Les associés effectuent un état des lieux du potentiel de leurs parcelles, assorti d'un plan d'action au vignoble. Sébastien avait déjà pris l'habitude de soigner le travail des vignes. Comme les deux récoltes étaient vinifiées séparément par la coop, il pratiquait une taille sévère et avait enherbé ses vignes un rang sur deux en alternance avec le travail du sol. Mais il doit franchir un pas supplémentaire. Depuis 2011, il ébourgeonne à 100 % les vignes destinées à la marque Chateau Juvénal et pratique la vendange en vert, si nécessaire.
« La qualité, c'est 80 à 90 % celle de la matière première, souligne Sébastien. Nous limitons les rendements pour obtenir de la concentration et une maturité très poussée. Nous attendons la maturité phénolique, que les pépins soient marrons, que la pulpe s'en détache facilement et que la peau n'ait plus de goûts herbacés. Nous sommes très attentifs à l'état sanitaire de la récolte. Nous trions à la parcelle. »

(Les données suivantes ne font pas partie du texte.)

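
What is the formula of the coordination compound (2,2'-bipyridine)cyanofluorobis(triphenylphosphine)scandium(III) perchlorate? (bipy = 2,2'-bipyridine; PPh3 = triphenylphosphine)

[Sc(bipy)(CN)F(PPh3)2]ClO4

Ligands: 1 2,2'-bipyridine (bipy, neutral), 2 triphenylphosphine (PPh3, neutral), 1 fluoro (F, -1), 1 cyano (CN, -1). Ligand charge sum = -2.
With Sc in oxidation state +3, the complex ion is [Sc...]^1+.
Charge balance with perchlorate (-1) requires 1 complex ion per 1 perchlorate.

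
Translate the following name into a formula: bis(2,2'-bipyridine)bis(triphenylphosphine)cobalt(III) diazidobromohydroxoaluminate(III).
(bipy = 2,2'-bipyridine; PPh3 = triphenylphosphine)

Cation [Co…]: ligand charges 0, Co(III) ⇒ ion charge 3+.
Anion [Al…]: ligand charges -4, Al(III) ⇒ ion charge 1−.
One 3+ cation requires 3 of the 1− anion.

[Co(bipy)2(PPh3)2][AlBr(N3)2(OH)]3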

Pour leur premier millésime, les associés obtiennent quatre vins en AOC Ventoux : un blanc, un rosé et deux rouges. À cela s'ajoute un muscat de beaumes-de-venise. Les blancs sont ramassés en caisses. Ils restent 24 heures dans une chambre froide à 8 °C, puis sont versés dans le pressoir sans éraflage. Les rosés issus de cinsault et grenache sont pressés directement. Blancs et rosés sont débourbés à 6 °C puis fermentent entre 14 et 16 °C. Le pressoir, les cuves et les tuyaux sont inertés.
Les rouges sont éraflés, mais pas foulés. Les cuvaisons sont longues et durent de quatre à cinq semaines. Durant les fermentations, Sébastien pratique des délestages à l'air pour que, bien oxygénées, les levures finissent leur travail. En fin de fermentation, il réalise des pigeages pour immerger le chapeau et limiter tout risque d'oxydation. Ensuite, un quart de la cuvée haut de gamme - 50 % grenache, 50 % syrah - est élevé douze mois en fûts de chêne (dont 10 % sont neufs), le reste en cuve en Inox. Le coeur de gamme, davantage porté sur le fruit et la rondeur, est intégralement élevé en cuves.

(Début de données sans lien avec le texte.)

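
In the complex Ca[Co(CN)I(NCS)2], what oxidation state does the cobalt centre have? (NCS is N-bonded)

+2

1 calcium outside the brackets (+2 each) → the complex ion is 2−.
Ligand charges: 2×NCS = -2; 1×I = -1; 1×CN = -1; sum -4.
Co + (-4) = 2− ⇒ Co is +2.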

Sur le plan commercial, tout était à faire. Pour se forger une clientèle, Sébastien et Anne-Marie participent à quantité de salons. Sébastien, lui, prospecte une vingtaine de restaurants de la région. Il rencontre rapidement le succès. « Les clients de ces établissements viennent au caveau exprès nous acheter les vins qu'ils ont goûtés », se réjouit-il. En avril 2012, les vins de Château Juvenal ont été présentés à Robert Parker bruts de cuves. « Il les a notés 88 et 89/100 », raconte Anne-Marie. Cette belle note leur a ouvert les portes de l'export avec 5 000 bouteilles vendues la première année, un circuit où ils ont réalisé 18 % de leur chiffre d'affaires en 2014.
Cette année, la SCEA prend un nouvel essor. Elle a pris 10 ha en fermage et a agrandi son chai pour porter sa capacité de vinification à 1 200 hl. Les ventes sous l'étiquette Château Juvenal vont grimper à 90 000 cols, si tout se passe bien. Parallèlement, l'entreprise réorganise la commercialisation du reste de sa récolte. Ainsi, les ventes en raisin qui apportent de la trésorerie vont passer de 4 à 10 ha tandis que la marque Domaine Alban est appelée à disparaître. C'est l'étiquette sous laquelle les associés vendaient en bouteilles, au négoce, la récolte de 15 ha dont ils confiaient la vinification à un prestataire, faute de place.
Avec sa nouvelle production, l'exploitation va lancer un vin d'entrée de gamme, nommé Moment, sans mention de château ou domaine, destiné à l'export et éventuellement à la grande distribution. La SCEA entend aussi compléter sa gamme par un effervescent et un beaumes-de-venise rouge, en attendant un AOC Vacqueyras en 2018. De belles perspectives.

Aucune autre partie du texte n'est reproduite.